Une telle superproduction ne peut que relancer la
polémique sur les failles de l’administration Obama, et plus spécialement de la
secrétaire d’Etat de l’époque, Hillary Clinton. Le « New York Times »
s’est interrogé gravement sur l’impact éventuel de ce film sur les caucus qui
ouvriront, le 1er février en Iowa, la course à l’investiture
présidentielle pour les partis démocrate et républicain.
Côté républicain justement, Jeb Bush, gouverneur de
Floride de 1999 à 2007, a accusé Hillary Clinton de « suivre la même voie
qu’à Benghazi ». Il est vrai qu’il est distancé dans les sondages par les
deux tenants de la droite la plus dure, le sénateur texan Ted Cruz et le
milliardaire Donald Trump. Cruz a invité ses compatriotes à aller voir « Thirteen
hours », tandis que Trump… a loué un cinéma dans l’Iowa pour y offrir
une séance gratuite du film.
Jamais Obama ni Clinton ne sont pourtant mentionnés
dans « Thirteen hours ». Le scénario en est basé sur le livre éponyme, publié à l’automne 2014 par le
journaliste Mitchell Zuckoff, sur la base des témoignages de cinq des six
gardes embauchés par la CIA pour protéger son antenne supposée secrète à
Benghazi (le sixième garde a péri dans l’attaque au mortier de cette
implantation). Ce recrutement de vétérans américains des forces spéciales a été
systématisé par les Etats-Unis depuis l’invasion de l’Irak en 2003, selon une
formule que l’on pourrait qualifier de mercenariat d’Etat.
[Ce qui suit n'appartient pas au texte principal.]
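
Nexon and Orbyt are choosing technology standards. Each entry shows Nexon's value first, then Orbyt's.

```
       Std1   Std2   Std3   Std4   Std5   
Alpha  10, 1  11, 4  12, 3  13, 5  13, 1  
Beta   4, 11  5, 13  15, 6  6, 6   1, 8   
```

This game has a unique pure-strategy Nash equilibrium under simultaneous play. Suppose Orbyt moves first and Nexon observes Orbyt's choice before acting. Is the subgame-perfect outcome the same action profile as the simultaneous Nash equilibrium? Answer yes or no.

Backward induction with Orbyt moving first.
- Std1: Nexon compares 10, 4 and picks Alpha; Orbyt would get 1.
- Std2: Nexon compares 11, 5 and picks Alpha; Orbyt would get 4.
- Std3: Nexon compares 12, 15 and picks Beta; Orbyt would get 6.
- Std4: Nexon compares 13, 6 and picks Alpha; Orbyt would get 5.
- Std5: Nexon compares 13, 1 and picks Alpha; Orbyt would get 1.
Orbyt's induced payoffs are 1, 4, 6, 5, 1, so Orbyt commits to Std3. Subgame-perfect outcome: (Beta, Std3) with payoffs (15, 6).
Now find the simultaneous Nash equilibrium.
Nexon's best replies: Std1→Alpha; Std2→Alpha; Std3→Beta; Std4→Alpha; Std5→Alpha.
Orbyt's best replies: Alpha→Std4; Beta→Std2.
Only (Alpha, Std4) has each player best-responding; Nash payoffs (13, 5).
Sequential outcome (Beta, Std3) differs from the Nash profile (Alpha, Std4).

no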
Le film, comme le livre avant lui, adopte le point de
vue de ces six « chiens de guerre », dont le courage est indéniable,
mais dont le sens politique est asymptotique à zéro. Leur seul souci est de
différencier les « gentils » (good guys) des
« méchants » (bad guys) et, l’entreprise s’avérant au-delà de
leurs forces, ils décident que tout Libyen est un « méchant » jusqu’à
preuve du contraire. Leurs remarques, lâchées entre deux rafales, sont parfois
chargées d’un humour involontaire : ainsi « les Français et les
Indiens attaquent toujours à l’aube », au moment de l’assaut final contre
l’antenne de la CIA. Comme dans les westerns d’ailleurs, seuls les Américains
ont un visage, leurs ennemis n’étant que les cibles sanguinolentes d’un jeu
vidéo.
Michael Bay a disposé d’un budget de quelque cinquante
millions de dollars pour « Thirteen hours », soit quatre fois
moins que pour chacune de ses deux précédentes superproductions d’anticipation
(de la série « Transformers »). Le tournage a été réalisé en
partie à Malte et au Maroc, d’où le caractère incongru de coupoles d’église ou
de falaises atlantiques dans ce qui est censé être Benghazi et son littoral. La
Franco-néo-zélandaise Alexia Barlier incarne le seul personnage féminin, une
analyste de la CIA, initialement choquée par la brutalité des
« héros », mais qui tombe naturellement sous le charme de leur
bravoure.
L’affiche du film martèle en gros caractères que
« lorsque tout s’effondra (went wrong), six hommes eurent le
courage de faire ce qui était juste (what was right)». L’opposition
binaire entre « wrong » et « right » ne peut
évidemment que rejeter les « bureaucrates » de la CIA ou du
Département d’Etat dans le premier camp pour magnifier les six combattants dans
le second. On assiste ainsi à un double décalage, la Libye n’étant plus qu’un
décor, comme souvent dans les films d’action américains, mais le contexte
diplomatique ne servant lui-même que de toile de fond aux performances de héros
bodybuildés.
Rien n’est dit de « L’Innocence des
Musulmans », cette virulente charge contre le prophète Mohammed, qui a
suscité des violences anti-américaines en Egypte et en Tunisie, voisines de la
Libye. L’ambassadeur Stevens, pourtant un diplomate chevronné, est présenté
comme un « illuminé » (true believer) qui prône avec émotion
une diplomatie de proximité, tandis qu’un des « héros » pique du nez
durant cette présentation. Notons d’ailleurs que « faire ce qui était juste »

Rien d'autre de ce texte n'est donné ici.